Lessons for our Economic Recovery

By Jonathan Oppenheimer, March 2021

Philanthropist and business leader Jonathan Oppenheimer says that economic policymakers should take a lesson from vaccine regulators in 2021.

Covid-19 has created two parallel crises: one in public health, one in the global economy. Vaccines look likely to provide a pathway out of the public health crisis, but there is no panacea for today’s economic challenges.

In March 2020, as the first wave of the pandemic raged through South Africa – my home – the economic shock was almost as immediately visible as the illness itself. As a family, our response was to launch the South Africa Future Trust (SAFT) with a billion Rand donation and an aim to provide immediate financial support for workers and companies impacted by the pandemic. Ten months on, SAFT has provided direct financial support to nearly 93,000 beneficiaries and almost 10,000 enterprises. But none of this would have been possible had the South African government not recognised the scale of the humanitarian crisis and provided thorough but expedited regulatory processing for SAFT’s operations. From idea to implementation, SAFT was up and running after a remarkable seven working days of cooperation.

The SAFT experience highlighted that in many countries and across many sectors, far too much regulation is heavy on process, with the purpose of the regulation sometimes lost.

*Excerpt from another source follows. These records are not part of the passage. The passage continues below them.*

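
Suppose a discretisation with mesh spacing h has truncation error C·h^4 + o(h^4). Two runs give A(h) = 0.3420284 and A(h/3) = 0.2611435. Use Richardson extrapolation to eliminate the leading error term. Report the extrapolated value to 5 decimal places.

0.26013

The leading error scales as h^4; refining by a factor of 3 reduces it by 3^4 = 81.
Extrapolated value = (81·A(h/3) − A(h)) / (81 − 1)
= (81·0.2611435 − 0.3420284) / 80
= 20.8105951 / 80 = 0.2601324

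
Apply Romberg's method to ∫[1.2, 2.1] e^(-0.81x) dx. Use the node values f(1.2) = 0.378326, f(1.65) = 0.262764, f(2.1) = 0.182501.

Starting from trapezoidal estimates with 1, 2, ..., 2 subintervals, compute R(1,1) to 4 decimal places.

R(0,0) (trapezoid, 1 panel, h=0.9000): 0.252372
R(1,0) (trapezoid, 2 panels, h=0.4500): 0.244430
R(1,1) = 0.244430 + (0.244430 − 0.252372)/3 = 0.241783

0.2418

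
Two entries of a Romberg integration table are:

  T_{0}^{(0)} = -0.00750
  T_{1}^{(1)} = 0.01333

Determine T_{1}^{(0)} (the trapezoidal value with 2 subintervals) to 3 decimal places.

From T_{1}^{(1)} = (4·T_{1}^{(0)} − T_{0}^{(0)})/3, solve for T_{1}^{(0)}:
4·T_{1}^{(0)} = 3·0.01333 + (-0.00750) = 0.03249
T_{1}^{(0)} = 0.00812

0.008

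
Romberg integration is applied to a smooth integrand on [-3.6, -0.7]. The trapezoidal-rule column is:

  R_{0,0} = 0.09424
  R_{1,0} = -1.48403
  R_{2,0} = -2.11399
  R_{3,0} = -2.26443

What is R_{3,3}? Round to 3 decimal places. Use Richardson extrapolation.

-2.313

R_{1,1} = -1.48403 + (-1.48403 − 0.09424)/3 = -2.01012
R_{2,1} = -2.11399 + (-2.11399 − (-1.48403))/3 = -2.32398
R_{3,1} = -2.26443 + (-2.26443 − (-2.11399))/3 = -2.31458
R_{2,2} = (16·(-2.32398) − (-2.01012)) / 15 = -2.34490
R_{3,2} = -2.31458 + (-2.31458 − (-2.32398))/15 = -2.31395
R_{3,3} = -2.31395 + (-2.31395 − (-2.34490))/63 = -2.31346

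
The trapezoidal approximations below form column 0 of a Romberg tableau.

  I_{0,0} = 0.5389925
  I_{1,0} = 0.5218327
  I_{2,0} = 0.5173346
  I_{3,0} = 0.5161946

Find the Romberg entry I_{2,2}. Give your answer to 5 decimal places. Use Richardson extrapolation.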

Rigid, rules-based regulation often stifles innovation or fails to keep up with industry changes, meaning it no longer serves its purpose.

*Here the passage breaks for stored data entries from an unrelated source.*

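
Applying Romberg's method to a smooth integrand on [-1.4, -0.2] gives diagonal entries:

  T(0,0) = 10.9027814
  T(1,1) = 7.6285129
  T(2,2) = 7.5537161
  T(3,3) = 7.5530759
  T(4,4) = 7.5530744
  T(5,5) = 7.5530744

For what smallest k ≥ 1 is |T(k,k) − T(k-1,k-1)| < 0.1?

k = 2

|T(1,1) − T(0,0)| = 3.2742685 ≥ 0.1
|T(2,2) − T(1,1)| = 0.0747968 < 0.1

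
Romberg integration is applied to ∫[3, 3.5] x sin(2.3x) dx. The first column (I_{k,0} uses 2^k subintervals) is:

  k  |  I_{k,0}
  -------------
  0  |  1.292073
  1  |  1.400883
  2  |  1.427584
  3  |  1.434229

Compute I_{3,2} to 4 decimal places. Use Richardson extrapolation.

1.4364

I_{2,1} = (4·1.427584 − 1.400883) / 3 = 1.436484
I_{3,1} = (4·1.434229 − 1.427584) / 3 = 1.436444
I_{3,2} = 1.436444 + (1.436444 − 1.436484)/15 = 1.436441
(Column j=1 coincides with Simpson's rule on the same nodes.)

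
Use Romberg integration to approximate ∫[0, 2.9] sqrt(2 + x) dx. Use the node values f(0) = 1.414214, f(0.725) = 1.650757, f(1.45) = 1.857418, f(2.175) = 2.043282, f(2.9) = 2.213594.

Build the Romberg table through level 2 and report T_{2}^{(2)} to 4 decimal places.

T_{0}^{(0)} (trapezoid, 1 panel, h=2.9000): 5.260322
T_{1}^{(0)} (trapezoid, 2 panels, h=1.4500): 5.323417
T_{2}^{(0)} (trapezoid, 4 panels, h=0.7250): 5.339887
T_{1}^{(1)} = 5.323417 + (5.323417 − 5.260322)/3 = 5.344449
T_{2}^{(1)} = 5.339887 + (5.339887 − 5.323417)/3 = 5.345377
T_{2}^{(2)} = 5.345377 + (5.345377 − 5.344449)/15 = 5.345439

5.3454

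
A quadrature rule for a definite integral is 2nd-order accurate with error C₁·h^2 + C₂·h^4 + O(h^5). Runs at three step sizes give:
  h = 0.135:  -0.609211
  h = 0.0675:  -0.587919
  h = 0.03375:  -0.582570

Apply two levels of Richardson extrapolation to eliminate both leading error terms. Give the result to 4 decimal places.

-0.5808

First eliminate the h^2 term (factor 2^2 = 4):
  B₁ = (4·(-0.587919) − (-0.609211))/3 = -0.580822
  B₂ = (4·(-0.582570) − (-0.587919))/3 = -0.580787
Then eliminate the h^4 term (factor 2^4 = 16):
  (16·(-0.580787) − (-0.580822))/15 = -0.580785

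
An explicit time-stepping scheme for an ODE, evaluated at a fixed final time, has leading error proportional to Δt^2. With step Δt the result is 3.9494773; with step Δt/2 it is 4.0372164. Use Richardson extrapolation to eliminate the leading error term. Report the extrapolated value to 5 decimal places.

The leading error scales as Δt^2; refining by a factor of 2 reduces it by 2^2 = 4.
Extrapolated value = (4·A(Δt/2) − A(Δt)) / (4 − 1)
= (4·4.0372164 − 3.9494773) / 3
= 12.1993883 / 3 = 4.0664628

4.06646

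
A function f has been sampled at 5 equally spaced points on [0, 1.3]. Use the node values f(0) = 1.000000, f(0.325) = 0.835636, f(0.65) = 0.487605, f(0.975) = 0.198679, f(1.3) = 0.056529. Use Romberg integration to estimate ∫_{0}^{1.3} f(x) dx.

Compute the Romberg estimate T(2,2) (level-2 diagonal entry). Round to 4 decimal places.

T(0,0) (trapezoid, 1 panel, h=1.3000): 0.686744
T(1,0) (trapezoid, 2 panels, h=0.6500): 0.660315
T(2,0) (trapezoid, 4 panels, h=0.3250): 0.666310
T(1,1) = 0.660315 + (0.660315 − 0.686744)/3 = 0.651505
T(2,1) = 0.666310 + (0.666310 − 0.660315)/3 = 0.668308
T(2,2) = 0.668308 + (0.668308 − 0.651505)/15 = 0.669428

0.6694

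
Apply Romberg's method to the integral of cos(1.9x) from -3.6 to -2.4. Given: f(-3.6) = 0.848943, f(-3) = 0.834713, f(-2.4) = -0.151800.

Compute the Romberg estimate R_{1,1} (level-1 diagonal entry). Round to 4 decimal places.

R_{0,0} (trapezoid, 1 panel, h=1.2000): 0.418286
R_{1,0} (trapezoid, 2 panels, h=0.6000): 0.709971
R_{1,1} = 0.709971 + (0.709971 − 0.418286)/3 = 0.807199

0.8072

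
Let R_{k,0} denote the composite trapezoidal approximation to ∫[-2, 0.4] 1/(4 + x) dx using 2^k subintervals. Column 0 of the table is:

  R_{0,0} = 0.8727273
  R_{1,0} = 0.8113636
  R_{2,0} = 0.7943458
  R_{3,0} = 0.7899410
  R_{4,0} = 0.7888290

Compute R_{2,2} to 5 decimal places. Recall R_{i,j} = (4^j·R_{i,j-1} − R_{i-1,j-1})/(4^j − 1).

R_{1,1} = (4·0.8113636 − 0.8727273) / 3 = 0.7909090
R_{2,1} = (4·0.7943458 − 0.8113636) / 3 = 0.7886732
R_{2,2} = 0.7886732 + (0.7886732 − 0.7909090)/15 = 0.7885241

0.78852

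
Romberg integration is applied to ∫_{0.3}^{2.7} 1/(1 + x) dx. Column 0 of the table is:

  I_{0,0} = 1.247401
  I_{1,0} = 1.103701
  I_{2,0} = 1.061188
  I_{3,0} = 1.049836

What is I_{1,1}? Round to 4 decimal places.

I_{1,1} = (4·1.103701 − 1.247401) / 3 = 1.055801

1.0558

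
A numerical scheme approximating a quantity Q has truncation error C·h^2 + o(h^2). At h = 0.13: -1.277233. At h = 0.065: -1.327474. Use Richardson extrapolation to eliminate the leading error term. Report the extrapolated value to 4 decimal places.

-1.3442

Extrapolated value = (4·A(h/2) − A(h)) / (4 − 1)
= (4·(-1.327474) − (-1.277233)) / 3
= -4.032663 / 3 = -1.344221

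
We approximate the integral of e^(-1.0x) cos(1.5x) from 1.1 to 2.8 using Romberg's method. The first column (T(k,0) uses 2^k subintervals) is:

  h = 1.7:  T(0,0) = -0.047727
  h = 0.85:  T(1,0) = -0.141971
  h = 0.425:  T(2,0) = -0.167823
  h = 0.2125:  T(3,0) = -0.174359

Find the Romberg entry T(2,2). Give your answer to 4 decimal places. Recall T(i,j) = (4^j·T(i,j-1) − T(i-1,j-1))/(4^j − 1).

-0.1766

Richardson extrapolation on the trapezoidal column (denominator 4−1=3):
T(1,1) = -0.141971 + (-0.141971 − (-0.047727))/3 = -0.173386
T(2,1) = -0.167823 + (-0.167823 − (-0.141971))/3 = -0.176440
T(2,2) = (16·(-0.176440) − (-0.173386)) / 15 = -0.176644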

Policymakers around the globe are starting to recognise the need for a change in approach to address today’s challenges. Vaccine approvals have been a case study in purpose-led regulation—which sets objectives, principles or outcomes for regulation, without specifying in detail how these are to be achieved. Economic policymakers should learn from the vaccine experience to drive a rapid and wide-reaching economic recovery.

Coronavirus vaccines were made possible thanks to outstanding scientific effort and regulators who have played their part by approving new vaccines at record speed. They have achieved this by recognising that the seriousness of the public health emergency required a willingness to look to new, data-driven ways to meet the same efficacy standards that slower, existing processes were required to meet. This flexibility allowed the UK Medicines and Healthcare products Regulatory Agency to fast-track emergency approval of the Pfizer/BioNTech vaccine only two months after efficacy data was submitted.

Today, whole economic sectors must adapt quickly to consumer, workforce and macroeconomic conditions that have witnessed once-in-a-generation changes in just twelve months. Companies have innovated at outstanding speed to meet these challenges, reconfiguring supply chains, moving to remote working and providing new ways of delivering goods and services to consumers. Businesses will need to invest if they are to lock in productivity gains from these changes and ensure they serve the changing needs of customers. Regulation must stay relevant and nimble if it does not want to become the sea anchor that swamps and sinks the ship.

But business investment was one of the pandemic’s first economic casualties, with 2020 consensus forecasts of -5 per cent in the US and -11.4 per cent in France. UK gross fixed investment was forecast to fall nearly 14 per cent last year. Increasing productive investment now is essential for driving the recovery. That is not just because of the need to restore demand to something like normal. It is because productive investment is needed to bring about necessary and desirable structural changes.

So, what must governments do to support businesses that want – that need – to invest? The starting point must be to strip away unnecessary barriers to productive investment. And that must begin with a new mindset towards regulation.

The change in mindset that is needed is from process-heavy, rules-based regulation, to regulation that is purpose-led and nimble. Flexibility would allow businesses to innovate and seek out better methods of achieving the regulatory goal. That flexibility also means that purpose-led regulation is more adaptable when market conditions are changing rapidly, such as now.

The UK government and the Bank of England are leading the way. Twelve years on from the financial crisis, the UK government has asked the Bank of England to assess whether some financial regulations may inadvertently be stifling investment in productive assets. And the Governor of the Bank of England, Andrew Bailey, is embracing this challenge by examining whether some rules can be changed to free up financing for investment, while still protecting financial stability. The Chancellor’s 9 November commitment to an outcomes-based approach to financial regulation and to launching the Long Term Asset Fund are additional steps in the right direction.

The UK is not alone in this pursuit. Singapore continues to provide cutting edge regulatory flexibility for new digital banks. Japan recently committed to follow a purpose-led approach to regulating artificial intelligence and emerging technology. Both of which are driving new business investment.

No-one is suggesting that financial and other types of regulation are not needed. The question is whether there are ways to serve the purpose of that regulation and stimulate innovation without unwelcome side effects. Vaccine regulators have proven this is possible in the face of a global pandemic, and the vanguard of economic policymakers is already moving in the right direction.

Policymakers across the globe must recognise the unparalleled economic crisis we face and consider purpose-led regulation as a driver of rapid and lasting economic recovery. As we have seen with vaccine development and SAFT, well-implemented, purpose-led regulation is essential for saving lives and economic livelihoods too.